Russia deployed troops to the former Soviet state after Kazakh President Kassym-Jomart Tokayev asked for help in putting down the demonstrations.
Almaty, Kazakhstan's biggest city and economic hub, has now seen days of rioting, including the torching of government buildings.
Tokayev said Fridnay Almaty had been attacked by "20,000 bandits" with a "clear plan of attack, coordination of actions and high combat readiness."
He gave his "special thanks" to Russian President Vladimir Putin after the Moscow-dominated Collective Security Treaty Organisation (CSTO) sent troops to Kazakhstan to help quell the unrest.
The interior ministry said Friday that security forces had taken all the country's regions "under increased protection" and that 26 "armed criminals" had been killed and 18 wounded in the unrest.
Tokayev earlier declared a nationwide state of emergency and appealed for help from the CSTO, which includes five other ex-Soviet states, to combat what he called "terrorist groups" that had "received extensive training abroad."

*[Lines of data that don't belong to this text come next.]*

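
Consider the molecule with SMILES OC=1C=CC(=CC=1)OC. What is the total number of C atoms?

Count every carbon token in the SMILES (each C, including those in ring-closure positions and inside branches).
Carbon count: 7.

7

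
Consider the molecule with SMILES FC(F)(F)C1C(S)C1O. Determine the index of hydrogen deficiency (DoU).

Molecular formula: C4H5F3OS.
DoU = (2C + 2 + N − H − X) / 2, where X is the halogen count and O/S are ignored.
    = (2·4 + 2 + 0 − 5 − 3) / 2 = 2 / 2 = 1.

1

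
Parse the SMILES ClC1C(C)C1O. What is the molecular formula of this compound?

Walk through each heavy atom and fill implicit hydrogens from standard valence (C 4, N 3, O 2, S 2, halogen 1):
  atom 1: Cl (halogen, monovalent) → 0 H
  atom 2: C, bond orders sum to 3 (valence 4) → 1 H
  atom 3: C, bond orders sum to 3 (valence 4) → 1 H
  atom 4: C, bond orders sum to 1 (valence 4) → 3 H
  atom 5: C, bond orders sum to 3 (valence 4) → 1 H
  atom 6: O, bond orders sum to 1 (valence 2) → 1 H
Totals → C:4, H:7, Cl:1, O:1.

C4H7ClO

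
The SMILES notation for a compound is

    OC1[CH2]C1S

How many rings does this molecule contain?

1

In SMILES, each pair of matching ring-closure digits denotes one ring-closing bond; the number of such bonds equals the number of independent rings.
Ring-closure bonds here: 1.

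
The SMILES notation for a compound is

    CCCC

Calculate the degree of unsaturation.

0

Degree of unsaturation = (number of rings) + (number of π bonds).
Ring closures in the SMILES: 0.
π bonds: none → 0 DoU from unsaturation.
Total DoU = 0 + 0 = 0.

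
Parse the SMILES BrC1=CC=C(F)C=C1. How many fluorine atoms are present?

1

Scan the SMILES for F atoms (remember two-letter symbols like Cl and Br are single atoms).
Fluorine count: 1.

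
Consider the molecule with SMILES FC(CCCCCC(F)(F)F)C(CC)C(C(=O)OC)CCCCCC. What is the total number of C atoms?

Count every carbon token in the SMILES (each C, including those in ring-closure positions and inside branches).
Carbon count: 19.

19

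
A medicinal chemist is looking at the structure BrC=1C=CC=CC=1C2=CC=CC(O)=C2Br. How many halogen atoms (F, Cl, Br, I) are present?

Halogen atoms appear at heavy-atom positions 1, 15 (2×Br).
Other groups present: 1 hydroxyl.
Halogen count: 2.

2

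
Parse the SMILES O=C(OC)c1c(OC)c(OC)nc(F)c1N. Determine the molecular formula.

Walk through each heavy atom and fill implicit hydrogens from standard valence (C 4, N 3, O 2, S 2, halogen 1); for lowercase aromatic atoms, an aromatic c carries 1 H when it has two neighbours and 0 H with three, and aromatic n carries 0 H:
  atom 1: O, bond orders sum to 2 (valence 2) → 0 H
  atom 2: C, bond orders sum to 4 (valence 4) → 0 H
  atom 3: O, bond orders sum to 2 (valence 2) → 0 H
  atom 4: C, bond orders sum to 1 (valence 4) → 3 H
  atom 5: aromatic c, 3 neighbours → 0 H
  atom 6: aromatic c, 3 neighbours → 0 H
  atom 7: O, bond orders sum to 2 (valence 2) → 0 H
  atom 8: C, bond orders sum to 1 (valence 4) → 3 H
  atom 9: aromatic c, 3 neighbours → 0 H
  atom 10: O, bond orders sum to 2 (valence 2) → 0 H
  atom 11: C, bond orders sum to 1 (valence 4) → 3 H
  atom 12: aromatic n, 2 neighbours → 0 H
  atom 13: aromatic c, 3 neighbours → 0 H
  atom 14: F (halogen, monovalent) → 0 H
  atom 15: aromatic c, 3 neighbours → 0 H
  atom 16: N, bond orders sum to 1 (valence 3) → 2 H
Totals → C:9, H:11, F:1, N:2, O:4.

C9H11FN2O4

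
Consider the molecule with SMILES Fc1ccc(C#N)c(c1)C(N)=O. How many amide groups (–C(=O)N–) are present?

1

The amide motif appears at heavy-atom position 10 in the SMILES.
Other groups present: 1 nitrile.
Amide count: 1.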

Fighting had continued in Almaty on Thursday, with an Agence France-Presse (AFP) correspondent hearing bursts of gunfire from the direction of the city's main square.
Local media reports said late on Thursday that security forces had cleared demonstrators from the square and other key government buildings.
The first units of Russian forces from the Moscow-led peacekeeping force had arrived in Kazakhstan, the Russian defense ministry said, after Tokayev appealed for assistance on Wednesday. It marked the alliance's first major joint action since its founding in 1999.
Russia said it saw the unrest as "an attempt inspired from outside to undermine the security and integrity" of Kazakhstan.
The interior ministry said Thursday it had detained about 2,300 people.
Officials said more than 1,000 people had been wounded in the unrest, with nearly 400 admitted to hospital and more than 60 in intensive care.
Protests spread across the nation of 19 million this week in outrage over a New Year increase in prices for liquid petroleum gas (LPG), which is used to fuel many cars in the country.
Thousands took to the streets in Almaty and in the western province of Mangystau, saying the price rise was unfair given oil and gas exporter Kazakhstan's vast energy reserves.